About Glacier Bancorp, Inc.

Glacier Bancorp, Inc. is a regional bank holding company providing commercial banking services in 82 communities in Montana, Idaho, Utah, Washington, Wyoming and Colorado. Glacier Bancorp, Inc. is headquartered in Kalispell, Montana, and is the parent company for Glacier Bank, Kalispell and Bank divisions First Security Bank of Missoula; Valley Bank of Helena; Big Sky Western Bank, Bozeman; Western Security Bank, Billings; and First Bank of Montana, Lewistown, all operating in Montana; as well as Mountain West Bank, Coeur d'Alene, operating in Idaho, Utah and Washington; Citizens Community Bank, Pocatello, operating in Idaho; 1st Bank, Evanston, operating in Wyoming and Utah; First Bank of Wyoming, Powell, and First State Bank, Wheatland, each operating in Wyoming; North Cascades Bank, Chelan, operating in Washington; and Bank of the San Juans, Durango, operating in Colorado.
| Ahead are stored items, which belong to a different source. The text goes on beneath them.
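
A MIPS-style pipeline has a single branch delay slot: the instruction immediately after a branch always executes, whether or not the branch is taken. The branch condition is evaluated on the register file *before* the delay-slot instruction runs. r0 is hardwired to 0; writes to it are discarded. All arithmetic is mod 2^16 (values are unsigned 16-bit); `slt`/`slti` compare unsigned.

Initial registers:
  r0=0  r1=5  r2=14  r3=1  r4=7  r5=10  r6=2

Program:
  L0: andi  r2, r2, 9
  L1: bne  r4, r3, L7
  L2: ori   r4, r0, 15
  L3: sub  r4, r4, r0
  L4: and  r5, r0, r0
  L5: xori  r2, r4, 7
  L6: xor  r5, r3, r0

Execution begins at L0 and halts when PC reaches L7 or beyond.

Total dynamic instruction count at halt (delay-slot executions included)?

3

PC=0  andi  r2, r2, 9        | r0=0 r1=5 r2=8 r3=1 r4=7 r5=10 r6=2
PC=1  bne  r4, r3, L7        | r0=0 r1=5 r2=8 r3=1 r4=7 r5=10 r6=2  [TAKEN]
PC=2  ori   r4, r0, 15       | r0=0 r1=5 r2=8 r3=1 r4=15 r5=10 r6=2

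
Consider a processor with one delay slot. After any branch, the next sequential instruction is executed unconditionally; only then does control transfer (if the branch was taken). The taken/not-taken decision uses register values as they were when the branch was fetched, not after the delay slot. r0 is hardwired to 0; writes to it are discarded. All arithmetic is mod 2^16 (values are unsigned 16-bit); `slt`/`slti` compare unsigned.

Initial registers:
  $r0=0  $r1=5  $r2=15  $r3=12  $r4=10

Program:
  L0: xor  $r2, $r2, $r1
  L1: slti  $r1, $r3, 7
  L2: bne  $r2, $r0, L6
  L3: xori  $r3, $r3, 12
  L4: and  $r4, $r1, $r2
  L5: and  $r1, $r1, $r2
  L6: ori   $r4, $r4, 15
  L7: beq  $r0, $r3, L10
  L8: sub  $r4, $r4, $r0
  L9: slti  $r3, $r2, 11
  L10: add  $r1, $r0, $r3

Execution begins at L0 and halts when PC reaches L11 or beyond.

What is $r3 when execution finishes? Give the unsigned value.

PC=0  xor  $r2, $r2, $r1     | $r0=0 $r1=5 $r2=10 $r3=12 $r4=10
PC=1  slti  $r1, $r3, 7      | $r0=0 $r1=0 $r2=10 $r3=12 $r4=10
PC=2  bne  $r2, $r0, L6      | $r0=0 $r1=0 $r2=10 $r3=12 $r4=10  [TAKEN]
PC=3  xori  $r3, $r3, 12     | $r0=0 $r1=0 $r2=10 $r3=0 $r4=10
PC=6  ori   $r4, $r4, 15     | $r0=0 $r1=0 $r2=10 $r3=0 $r4=15
PC=7  beq  $r0, $r3, L10     | $r0=0 $r1=0 $r2=10 $r3=0 $r4=15  [TAKEN]
PC=8  sub  $r4, $r4, $r0     | $r0=0 $r1=0 $r2=10 $r3=0 $r4=15
PC=10 add  $r1, $r0, $r3     | $r0=0 $r1=0 $r2=10 $r3=0 $r4=15

0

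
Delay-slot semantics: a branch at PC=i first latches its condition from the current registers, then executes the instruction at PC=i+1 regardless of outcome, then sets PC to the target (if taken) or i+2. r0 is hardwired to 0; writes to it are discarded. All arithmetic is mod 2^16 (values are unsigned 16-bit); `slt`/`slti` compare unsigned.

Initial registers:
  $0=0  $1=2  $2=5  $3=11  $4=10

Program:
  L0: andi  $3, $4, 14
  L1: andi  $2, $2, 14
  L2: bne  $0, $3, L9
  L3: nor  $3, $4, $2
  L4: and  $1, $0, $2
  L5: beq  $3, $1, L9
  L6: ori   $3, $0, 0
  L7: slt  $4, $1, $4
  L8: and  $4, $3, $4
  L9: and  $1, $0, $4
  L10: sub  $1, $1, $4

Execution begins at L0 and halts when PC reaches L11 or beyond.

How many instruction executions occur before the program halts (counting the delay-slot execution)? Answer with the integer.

#0 andi  $3, $4, 14 ; 0/2/5/10/10
#1 andi  $2, $2, 14 ; 0/2/4/10/10
#2 bne  $0, $3, L9 ; 0/2/4/10/10 ; →target
#3 nor  $3, $4, $2 ; 0/2/4/65521/10
#9 and  $1, $0, $4 ; 0/0/4/65521/10
#10 sub  $1, $1, $4 ; 0/65526/4/65521/10

6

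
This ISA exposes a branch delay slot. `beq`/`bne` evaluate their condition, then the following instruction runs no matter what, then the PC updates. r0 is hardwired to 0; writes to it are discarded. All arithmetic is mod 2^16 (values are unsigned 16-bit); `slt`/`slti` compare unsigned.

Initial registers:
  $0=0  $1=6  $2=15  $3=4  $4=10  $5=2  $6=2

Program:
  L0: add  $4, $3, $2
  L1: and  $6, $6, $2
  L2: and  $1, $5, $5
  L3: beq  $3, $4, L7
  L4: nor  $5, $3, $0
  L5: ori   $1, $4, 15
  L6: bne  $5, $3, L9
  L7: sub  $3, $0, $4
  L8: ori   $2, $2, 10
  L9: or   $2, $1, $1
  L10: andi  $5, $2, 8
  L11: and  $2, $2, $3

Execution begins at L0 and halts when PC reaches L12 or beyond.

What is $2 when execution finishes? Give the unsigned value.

13

PC=0  add  $4, $3, $2        | $0=0 $1=6 $2=15 $3=4 $4=19 $5=2 $6=2
PC=1  and  $6, $6, $2        | $0=0 $1=6 $2=15 $3=4 $4=19 $5=2 $6=2
PC=2  and  $1, $5, $5        | $0=0 $1=2 $2=15 $3=4 $4=19 $5=2 $6=2
PC=3  beq  $3, $4, L7        | $0=0 $1=2 $2=15 $3=4 $4=19 $5=2 $6=2  [not taken]
PC=4  nor  $5, $3, $0        | $0=0 $1=2 $2=15 $3=4 $4=19 $5=65531 $6=2
PC=5  ori   $1, $4, 15       | $0=0 $1=31 $2=15 $3=4 $4=19 $5=65531 $6=2
PC=6  bne  $5, $3, L9        | $0=0 $1=31 $2=15 $3=4 $4=19 $5=65531 $6=2  [TAKEN]
PC=7  sub  $3, $0, $4        | $0=0 $1=31 $2=15 $3=65517 $4=19 $5=65531 $6=2
PC=9  or   $2, $1, $1        | $0=0 $1=31 $2=31 $3=65517 $4=19 $5=65531 $6=2
PC=10 andi  $5, $2, 8        | $0=0 $1=31 $2=31 $3=65517 $4=19 $5=8 $6=2
PC=11 and  $2, $2, $3        | $0=0 $1=31 $2=13 $3=65517 $4=19 $5=8 $6=2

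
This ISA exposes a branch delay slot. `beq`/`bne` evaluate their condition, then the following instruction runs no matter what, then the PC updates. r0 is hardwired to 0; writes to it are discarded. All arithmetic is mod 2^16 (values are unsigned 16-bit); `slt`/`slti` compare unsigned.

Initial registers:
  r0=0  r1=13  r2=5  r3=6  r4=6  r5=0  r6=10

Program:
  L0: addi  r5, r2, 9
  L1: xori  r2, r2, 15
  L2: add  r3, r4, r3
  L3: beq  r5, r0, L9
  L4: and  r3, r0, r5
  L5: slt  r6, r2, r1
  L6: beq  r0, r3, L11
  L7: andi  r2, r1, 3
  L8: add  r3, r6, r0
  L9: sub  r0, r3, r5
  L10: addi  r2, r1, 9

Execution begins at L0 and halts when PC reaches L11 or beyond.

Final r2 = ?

#0 addi  r5, r2, 9 ; 0/13/5/6/6/14/10
#1 xori  r2, r2, 15 ; 0/13/10/6/6/14/10
#2 add  r3, r4, r3 ; 0/13/10/12/6/14/10
#3 beq  r5, r0, L9 ; 0/13/10/12/6/14/10 ; →fallthru
#4 and  r3, r0, r5 ; 0/13/10/0/6/14/10
#5 slt  r6, r2, r1 ; 0/13/10/0/6/14/1
#6 beq  r0, r3, L11 ; 0/13/10/0/6/14/1 ; →target
#7 andi  r2, r1, 3 ; 0/13/1/0/6/14/1

1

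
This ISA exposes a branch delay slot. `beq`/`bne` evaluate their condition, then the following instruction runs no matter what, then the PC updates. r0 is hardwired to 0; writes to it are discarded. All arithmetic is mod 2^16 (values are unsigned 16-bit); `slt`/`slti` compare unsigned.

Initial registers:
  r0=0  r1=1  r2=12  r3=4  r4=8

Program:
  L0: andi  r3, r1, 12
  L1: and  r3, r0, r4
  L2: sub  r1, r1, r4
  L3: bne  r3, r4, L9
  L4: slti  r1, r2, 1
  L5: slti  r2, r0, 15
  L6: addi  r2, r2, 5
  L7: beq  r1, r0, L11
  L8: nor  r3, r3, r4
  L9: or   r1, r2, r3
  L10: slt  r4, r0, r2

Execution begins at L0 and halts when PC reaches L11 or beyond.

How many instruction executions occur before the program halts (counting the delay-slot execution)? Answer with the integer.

7

#0 andi  r3, r1, 12 ; 0/1/12/0/8
#1 and  r3, r0, r4 ; 0/1/12/0/8
#2 sub  r1, r1, r4 ; 0/65529/12/0/8
#3 bne  r3, r4, L9 ; 0/65529/12/0/8 ; →target
#4 slti  r1, r2, 1 ; 0/0/12/0/8
#9 or   r1, r2, r3 ; 0/12/12/0/8
#10 slt  r4, r0, r2 ; 0/12/12/0/1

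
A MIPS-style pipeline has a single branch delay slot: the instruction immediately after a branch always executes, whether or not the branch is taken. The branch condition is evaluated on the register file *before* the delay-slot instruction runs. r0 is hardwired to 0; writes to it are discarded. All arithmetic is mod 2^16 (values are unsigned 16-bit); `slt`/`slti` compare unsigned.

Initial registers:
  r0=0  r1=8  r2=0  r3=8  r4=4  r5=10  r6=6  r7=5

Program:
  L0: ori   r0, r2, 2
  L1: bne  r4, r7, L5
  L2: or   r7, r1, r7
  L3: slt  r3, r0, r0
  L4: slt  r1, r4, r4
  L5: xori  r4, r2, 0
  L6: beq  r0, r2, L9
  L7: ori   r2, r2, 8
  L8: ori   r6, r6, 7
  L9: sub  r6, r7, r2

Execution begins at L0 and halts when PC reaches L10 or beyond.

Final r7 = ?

13

#0 ori   r0, r2, 2 ; 0/8/0/8/4/10/6/5
#1 bne  r4, r7, L5 ; 0/8/0/8/4/10/6/5 ; →target
#2 or   r7, r1, r7 ; 0/8/0/8/4/10/6/13
#5 xori  r4, r2, 0 ; 0/8/0/8/0/10/6/13
#6 beq  r0, r2, L9 ; 0/8/0/8/0/10/6/13 ; →target
#7 ori   r2, r2, 8 ; 0/8/8/8/0/10/6/13
#9 sub  r6, r7, r2 ; 0/8/8/8/0/10/5/13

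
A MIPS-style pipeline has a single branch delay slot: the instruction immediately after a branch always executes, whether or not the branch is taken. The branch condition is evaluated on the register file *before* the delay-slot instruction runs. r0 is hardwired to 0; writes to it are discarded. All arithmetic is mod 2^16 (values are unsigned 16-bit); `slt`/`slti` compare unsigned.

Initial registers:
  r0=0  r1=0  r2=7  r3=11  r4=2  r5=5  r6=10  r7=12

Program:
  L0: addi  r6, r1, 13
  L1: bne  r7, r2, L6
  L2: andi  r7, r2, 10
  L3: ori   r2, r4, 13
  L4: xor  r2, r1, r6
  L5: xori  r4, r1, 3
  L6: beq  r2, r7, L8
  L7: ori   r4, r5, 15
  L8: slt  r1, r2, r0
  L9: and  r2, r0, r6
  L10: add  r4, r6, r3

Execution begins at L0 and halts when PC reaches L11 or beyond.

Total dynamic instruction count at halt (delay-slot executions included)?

PC=0  addi  r6, r1, 13       | r0=0 r1=0 r2=7 r3=11 r4=2 r5=5 r6=13 r7=12
PC=1  bne  r7, r2, L6        | r0=0 r1=0 r2=7 r3=11 r4=2 r5=5 r6=13 r7=12  [TAKEN]
PC=2  andi  r7, r2, 10       | r0=0 r1=0 r2=7 r3=11 r4=2 r5=5 r6=13 r7=2
PC=6  beq  r2, r7, L8        | r0=0 r1=0 r2=7 r3=11 r4=2 r5=5 r6=13 r7=2  [not taken]
PC=7  ori   r4, r5, 15       | r0=0 r1=0 r2=7 r3=11 r4=15 r5=5 r6=13 r7=2
PC=8  slt  r1, r2, r0        | r0=0 r1=0 r2=7 r3=11 r4=15 r5=5 r6=13 r7=2
PC=9  and  r2, r0, r6        | r0=0 r1=0 r2=0 r3=11 r4=15 r5=5 r6=13 r7=2
PC=10 add  r4, r6, r3        | r0=0 r1=0 r2=0 r3=11 r4=24 r5=5 r6=13 r7=2

8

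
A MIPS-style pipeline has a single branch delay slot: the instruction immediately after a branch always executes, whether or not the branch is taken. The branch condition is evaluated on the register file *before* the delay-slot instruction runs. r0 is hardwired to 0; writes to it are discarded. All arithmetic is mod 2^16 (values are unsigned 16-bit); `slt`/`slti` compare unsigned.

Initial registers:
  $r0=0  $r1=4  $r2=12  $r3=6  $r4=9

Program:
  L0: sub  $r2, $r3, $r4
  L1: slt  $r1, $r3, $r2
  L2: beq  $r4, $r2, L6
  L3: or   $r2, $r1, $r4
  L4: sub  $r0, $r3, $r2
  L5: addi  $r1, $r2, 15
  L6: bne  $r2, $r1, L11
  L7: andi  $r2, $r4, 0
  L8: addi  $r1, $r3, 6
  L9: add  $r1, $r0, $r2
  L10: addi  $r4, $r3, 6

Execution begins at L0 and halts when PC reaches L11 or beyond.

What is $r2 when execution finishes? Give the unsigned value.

  step pc=0: sub  $r2, $r3, $r4  regs=(0,4,65533,6,9)
  step pc=1: slt  $r1, $r3, $r2  regs=(0,1,65533,6,9)
  step pc=2: beq  $r4, $r2, L6  cond=F  regs=(0,1,65533,6,9)
  step pc=3: or   $r2, $r1, $r4  regs=(0,1,9,6,9)
  step pc=4: sub  $r0, $r3, $r2  regs=(0,1,9,6,9)
  step pc=5: addi  $r1, $r2, 15  regs=(0,24,9,6,9)
  step pc=6: bne  $r2, $r1, L11  cond=T  regs=(0,24,9,6,9)
  step pc=7: andi  $r2, $r4, 0  regs=(0,24,0,6,9)

0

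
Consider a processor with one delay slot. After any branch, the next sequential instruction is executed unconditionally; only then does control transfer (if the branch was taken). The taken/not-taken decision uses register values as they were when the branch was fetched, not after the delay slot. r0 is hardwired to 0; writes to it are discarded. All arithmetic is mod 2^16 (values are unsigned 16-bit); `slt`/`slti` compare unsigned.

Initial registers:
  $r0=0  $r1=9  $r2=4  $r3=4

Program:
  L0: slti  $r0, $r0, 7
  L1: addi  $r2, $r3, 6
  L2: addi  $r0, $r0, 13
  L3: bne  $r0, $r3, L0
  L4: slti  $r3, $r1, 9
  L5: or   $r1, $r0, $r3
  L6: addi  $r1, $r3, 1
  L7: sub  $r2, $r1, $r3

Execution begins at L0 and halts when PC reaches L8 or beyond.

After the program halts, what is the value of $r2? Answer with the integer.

#0 slti  $r0, $r0, 7 ; 0/9/4/4
#1 addi  $r2, $r3, 6 ; 0/9/10/4
#2 addi  $r0, $r0, 13 ; 0/9/10/4
#3 bne  $r0, $r3, L0 ; 0/9/10/4 ; →target
#4 slti  $r3, $r1, 9 ; 0/9/10/0
#0 slti  $r0, $r0, 7 ; 0/9/10/0
#1 addi  $r2, $r3, 6 ; 0/9/6/0
#2 addi  $r0, $r0, 13 ; 0/9/6/0
#3 bne  $r0, $r3, L0 ; 0/9/6/0 ; →fallthru
#4 slti  $r3, $r1, 9 ; 0/9/6/0
#5 or   $r1, $r0, $r3 ; 0/0/6/0
#6 addi  $r1, $r3, 1 ; 0/1/6/0
#7 sub  $r2, $r1, $r3 ; 0/1/1/0

1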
Visit Glacier's website at http://www.glacierbancorp.com

Forward-Looking Statements

This news release includes forward-looking statements, which describe management's expectations regarding future events and developments such as the benefits of the business combination transaction involving Glacier and Community Bank, continued success of the Glacier's style of banking and the strength of the local economies in which it operates. Future events are difficult to predict, and the expectations described above are necessarily subject to risk and uncertainty that may cause actual results to differ materially and adversely. In addition to discussions about risks and uncertainties set forth from time to time in the Glacier's public filings, factors that may cause actual results to differ materially from those contemplated by such forward looking statements include, among others, the following possibilities: (1) local, national and international economic conditions are less favorable than expected or have a more direct and pronounced effect on Glacier than expected and adversely affect Glacier's ability to continue its internal growth at historical rates and maintain the quality of its earning assets; (2) projected business increases following strategic expansion or opening or acquiring new banks and/or branches are lower than expected; (3) costs or difficulties related to the integration of acquisitions are greater than expected; or (4) legislation or regulatory requirements or changes adversely affect the businesses in which Glacier is engaged.